The Highland Park couple, who are both “living historians” and re-enactors, brought along period artifacts, including a pocket-sized siddur and collapsible Kiddush cup, likely carried by a Jewish soldier.

They read from letters from Jewish soldiers about the horrors of battle, and from military leaders attesting to the loyalty and bravery of Jewish soldiers. Another described a makeshift seder organized by Jewish Union troops on Passover.

“We love history,” said Form, who is retired as a history teacher at Colonia High School and as vice principal at Avenel Middle School.

Both are members of the Robert E. Lee Civil War Round Table of Central New Jersey in Woodbridge. Form is executive director of its Civil War library and research center, and Katz-Form is an organizer of the annual Civil War Living history weekend at Parker Press Park in Woodbridge.

Form also portrays a Confederate figure, Maj. Raphael Moses, a fifth-generation southerner who served as chief supply officer for Confederate Gen. James Longstreet. Moses ended up carrying out the last order of the Confederacy from President Jefferson Davis — to take possession of $40,000 in gold and silver bullion from the Confederate treasury and deliver it to help feed and supply the defeated rebels straggling home after the war.

Katz-Form portrays his wife, Eliza Moses, active on the home front in Columbus, Ga.

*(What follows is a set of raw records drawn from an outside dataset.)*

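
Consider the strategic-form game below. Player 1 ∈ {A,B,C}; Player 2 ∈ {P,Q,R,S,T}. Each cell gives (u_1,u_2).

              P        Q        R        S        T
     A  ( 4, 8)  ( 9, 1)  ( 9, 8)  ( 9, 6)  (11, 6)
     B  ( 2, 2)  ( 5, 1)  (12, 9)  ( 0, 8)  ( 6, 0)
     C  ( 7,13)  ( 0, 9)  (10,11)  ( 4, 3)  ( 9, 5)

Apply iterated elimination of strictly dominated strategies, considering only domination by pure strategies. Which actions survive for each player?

P2 drop Q (P beats it: A:8>1 B:2>1 C:13>9)
P2 drop S (R beats it: A:8>6 B:9>8 C:11>3)
P2 drop T (P beats it: A:8>6 B:2>0 C:13>5)
P1 drop A (C beats it: P:7>4 R:10>9)
P1→{B,C} P2→{P,R}

Survivors P1:{B,C} P2:{P,R}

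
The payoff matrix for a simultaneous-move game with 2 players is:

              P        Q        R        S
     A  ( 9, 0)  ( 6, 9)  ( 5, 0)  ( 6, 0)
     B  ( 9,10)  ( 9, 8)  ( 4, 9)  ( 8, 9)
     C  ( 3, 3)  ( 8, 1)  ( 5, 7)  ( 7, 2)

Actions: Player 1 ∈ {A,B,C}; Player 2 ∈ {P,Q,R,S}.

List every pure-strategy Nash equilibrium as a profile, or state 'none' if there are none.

(A,P): not NE [P2→Q gives 9>0]
(A,Q): not NE [P1→B gives 9>6]
(A,R): not NE [P2→Q gives 9>0]
(A,S): not NE [P1→B gives 8>6; P2→Q gives 9>0]
(B,P): NE
(B,Q): not NE [P2→P gives 10>8]
(B,R): not NE [P1→C gives 5>4; P2→P gives 10>9]
(B,S): not NE [P2→P gives 10>9]
(C,P): not NE [P1→B gives 9>3; P2→R gives 7>3]
(C,Q): not NE [P1→B gives 9>8; P2→R gives 7>1]
(C,R): NE
(C,S): not NE [P1→B gives 8>7; P2→R gives 7>2]

Nash profiles: (B,P), (C,R)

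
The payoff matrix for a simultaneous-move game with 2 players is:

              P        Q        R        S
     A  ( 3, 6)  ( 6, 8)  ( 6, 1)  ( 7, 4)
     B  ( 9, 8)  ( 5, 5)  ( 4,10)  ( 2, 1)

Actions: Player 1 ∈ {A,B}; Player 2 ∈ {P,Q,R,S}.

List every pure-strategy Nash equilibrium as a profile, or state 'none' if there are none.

(A,P): not NE [P1→B gives 9>3; P2→Q gives 8>6]
(A,Q): NE
(A,R): not NE [P2→Q gives 8>1]
(A,S): not NE [P2→Q gives 8>4]
(B,P): not NE [P2→R gives 10>8]
(B,Q): not NE [P1→A gives 6>5; P2→R gives 10>5]
(B,R): not NE [P1→A gives 6>4]
(B,S): not NE [P1→A gives 7>2; P2→R gives 10>1]

Nash profiles: (A,Q)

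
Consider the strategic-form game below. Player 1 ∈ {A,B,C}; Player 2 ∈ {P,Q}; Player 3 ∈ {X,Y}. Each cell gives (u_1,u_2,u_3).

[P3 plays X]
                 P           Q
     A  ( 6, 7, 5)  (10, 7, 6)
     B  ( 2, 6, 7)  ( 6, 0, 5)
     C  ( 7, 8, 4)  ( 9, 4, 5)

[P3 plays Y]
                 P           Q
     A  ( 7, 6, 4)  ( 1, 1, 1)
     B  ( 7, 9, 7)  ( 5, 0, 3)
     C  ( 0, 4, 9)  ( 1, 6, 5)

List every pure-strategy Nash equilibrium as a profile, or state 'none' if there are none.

(A,P,X): not NE [P1→C gives 7>6]
(A,P,Y): not NE [P3→X gives 5>4]
(A,Q,X): NE
(A,Q,Y): not NE [P1→B gives 5>1; P2→P gives 6>1; P3→X gives 6>1]
(B,P,X): not NE [P1→C gives 7>2]
(B,P,Y): NE
(B,Q,X): not NE [P1→A gives 10>6; P2→P gives 6>0]
(B,Q,Y): not NE [P2→P gives 9>0; P3→X gives 5>3]
(C,P,X): not NE [P3→Y gives 9>4]
(C,P,Y): not NE [P1→B gives 7>0; P2→Q gives 6>4]
(C,Q,X): not NE [P1→A gives 10>9; P2→P gives 8>4]
(C,Q,Y): not NE [P1→B gives 5>1]

NE set: (A,Q,X), (B,P,Y)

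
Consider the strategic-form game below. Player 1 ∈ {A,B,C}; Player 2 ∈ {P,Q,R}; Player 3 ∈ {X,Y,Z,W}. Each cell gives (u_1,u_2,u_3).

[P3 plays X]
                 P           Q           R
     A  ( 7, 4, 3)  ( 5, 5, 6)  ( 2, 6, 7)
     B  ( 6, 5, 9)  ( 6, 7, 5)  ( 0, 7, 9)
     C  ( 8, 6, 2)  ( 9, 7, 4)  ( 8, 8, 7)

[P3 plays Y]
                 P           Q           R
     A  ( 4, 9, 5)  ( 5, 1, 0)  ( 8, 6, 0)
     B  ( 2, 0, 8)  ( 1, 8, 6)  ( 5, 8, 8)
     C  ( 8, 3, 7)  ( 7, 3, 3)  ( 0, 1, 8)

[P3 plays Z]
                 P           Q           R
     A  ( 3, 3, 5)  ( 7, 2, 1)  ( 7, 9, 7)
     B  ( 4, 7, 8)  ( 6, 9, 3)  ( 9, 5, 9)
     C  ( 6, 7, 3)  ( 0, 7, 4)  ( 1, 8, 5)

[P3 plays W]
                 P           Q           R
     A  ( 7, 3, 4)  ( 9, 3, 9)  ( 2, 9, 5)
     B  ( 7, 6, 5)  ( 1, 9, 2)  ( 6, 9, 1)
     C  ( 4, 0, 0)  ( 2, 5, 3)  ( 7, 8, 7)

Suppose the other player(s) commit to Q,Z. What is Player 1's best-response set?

P1 best: {A}

u_1(A vs Q,Z) = 7
u_1(B vs Q,Z) = 6
u_1(C vs Q,Z) = 0
max payoff 7 at {A}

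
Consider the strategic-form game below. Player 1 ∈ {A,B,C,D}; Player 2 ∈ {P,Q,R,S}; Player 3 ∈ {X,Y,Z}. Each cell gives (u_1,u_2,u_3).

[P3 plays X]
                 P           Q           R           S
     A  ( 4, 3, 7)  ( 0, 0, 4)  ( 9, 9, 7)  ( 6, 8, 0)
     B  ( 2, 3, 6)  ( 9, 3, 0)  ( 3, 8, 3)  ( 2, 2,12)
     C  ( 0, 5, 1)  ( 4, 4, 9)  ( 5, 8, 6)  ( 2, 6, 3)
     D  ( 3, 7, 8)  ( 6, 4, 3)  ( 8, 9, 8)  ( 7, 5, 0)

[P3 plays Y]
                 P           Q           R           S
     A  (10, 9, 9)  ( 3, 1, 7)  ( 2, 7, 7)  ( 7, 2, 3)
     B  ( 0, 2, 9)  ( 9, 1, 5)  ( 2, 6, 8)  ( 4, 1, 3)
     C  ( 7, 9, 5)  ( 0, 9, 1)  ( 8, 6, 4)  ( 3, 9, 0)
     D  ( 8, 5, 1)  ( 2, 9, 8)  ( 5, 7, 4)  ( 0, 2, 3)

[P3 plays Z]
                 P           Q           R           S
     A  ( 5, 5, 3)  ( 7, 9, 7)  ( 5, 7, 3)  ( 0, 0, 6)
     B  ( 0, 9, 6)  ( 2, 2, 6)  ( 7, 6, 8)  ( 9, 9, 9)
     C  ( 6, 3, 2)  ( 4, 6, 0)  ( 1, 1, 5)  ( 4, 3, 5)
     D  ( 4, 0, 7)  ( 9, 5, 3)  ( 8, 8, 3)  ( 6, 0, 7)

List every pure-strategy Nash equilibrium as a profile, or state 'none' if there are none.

(A,P,X): not NE [P2→R gives 9>3; P3→Y gives 9>7]
(A,P,Y): NE
(A,P,Z): not NE [P1→C gives 6>5; P2→Q gives 9>5; P3→Y gives 9>3]
(A,Q,X): not NE [P1→B gives 9>0; P2→R gives 9>0; P3→Z gives 7>4]
(A,Q,Y): not NE [P1→B gives 9>3; P2→P gives 9>1]
(A,Q,Z): not NE [P1→D gives 9>7]
(A,R,X): NE
(A,R,Y): not NE [P1→C gives 8>2; P2→P gives 9>7]
(A,R,Z): not NE [P1→D gives 8>5; P2→Q gives 9>7; P3→Y gives 7>3]
(A,S,X): not NE [P1→D gives 7>6; P2→R gives 9>8; P3→Z gives 6>0]
(A,S,Y): not NE [P2→P gives 9>2; P3→Z gives 6>3]
(A,S,Z): not NE [P1→B gives 9>0; P2→Q gives 9>0]
(B,P,X): not NE [P1→A gives 4>2; P2→R gives 8>3; P3→Y gives 9>6]
(B,P,Y): not NE [P1→A gives 10>0; P2→R gives 6>2]
(B,P,Z): not NE [P1→C gives 6>0; P3→Y gives 9>6]
(B,Q,X): not NE [P2→R gives 8>3; P3→Z gives 6>0]
(B,Q,Y): not NE [P2→R gives 6>1; P3→Z gives 6>5]
(B,Q,Z): not NE [P1→D gives 9>2; P2→S gives 9>2]
(B,R,X): not NE [P1→A gives 9>3; P3→Z gives 8>3]
(B,R,Y): not NE [P1→C gives 8>2]
(B,R,Z): not NE [P1→D gives 8>7; P2→S gives 9>6]
(B,S,X): not NE [P1→D gives 7>2; P2→R gives 8>2]
(B,S,Y): not NE [P1→A gives 7>4; P2→R gives 6>1; P3→X gives 12>3]
(B,S,Z): not NE [P3→X gives 12>9]
(C,P,X): not NE [P1→A gives 4>0; P2→R gives 8>5; P3→Y gives 5>1]
(C,P,Y): not NE [P1→A gives 10>7]
(C,P,Z): not NE [P2→Q gives 6>3; P3→Y gives 5>2]
(C,Q,X): not NE [P1→B gives 9>4; P2→R gives 8>4]
(C,Q,Y): not NE [P1→B gives 9>0; P3→X gives 9>1]
(C,Q,Z): not NE [P1→D gives 9>4; P3→X gives 9>0]
(C,R,X): not NE [P1→A gives 9>5]
(C,R,Y): not NE [P2→S gives 9>6; P3→X gives 6>4]
(C,R,Z): not NE [P1→D gives 8>1; P2→Q gives 6>1; P3→X gives 6>5]
(C,S,X): not NE [P1→D gives 7>2; P2→R gives 8>6; P3→Z gives 5>3]
(C,S,Y): not NE [P1→A gives 7>3; P3→Z gives 5>0]
(C,S,Z): not NE [P1→B gives 9>4; P2→Q gives 6>3]
(D,P,X): not NE [P1→A gives 4>3; P2→R gives 9>7]
(D,P,Y): not NE [P1→A gives 10>8; P2→Q gives 9>5; P3→X gives 8>1]
(D,P,Z): not NE [P1→C gives 6>4; P2→R gives 8>0; P3→X gives 8>7]
(D,Q,X): not NE [P1→B gives 9>6; P2→R gives 9>4; P3→Y gives 8>3]
(D,Q,Y): not NE [P1→B gives 9>2]
(D,Q,Z): not NE [P2→R gives 8>5; P3→Y gives 8>3]
(D,R,X): not NE [P1→A gives 9>8]
(D,R,Y): not NE [P1→C gives 8>5; P2→Q gives 9>7; P3→X gives 8>4]
(D,R,Z): not NE [P3→X gives 8>3]
(D,S,X): not NE [P2→R gives 9>5; P3→Z gives 7>0]
(D,S,Y): not NE [P1→A gives 7>0; P2→Q gives 9>2; P3→Z gives 7>3]
(D,S,Z): not NE [P1→B gives 9>6; P2→R gives 8>0]

Nash profiles: (A,P,Y), (A,R,X)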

Form also described the career of Edward S. Salomon, a native of Prussia and a founder and commander of the 82nd Illinois Volunteer Infantry, which included more than 100 Jews. During the Battle of Gettysburg, Salomon was instrumental in repulsing a Confederate charge by 15,000 soldiers, resulting in his promotion to brigadier general.

“Edward Salomon was cited by his commanding general after his horse was shot out from under him,” said Form. “He just stood there calmly smoking a cigar and continued to order his men on what to do.”

After the war, Salomon would serve in the California legislature.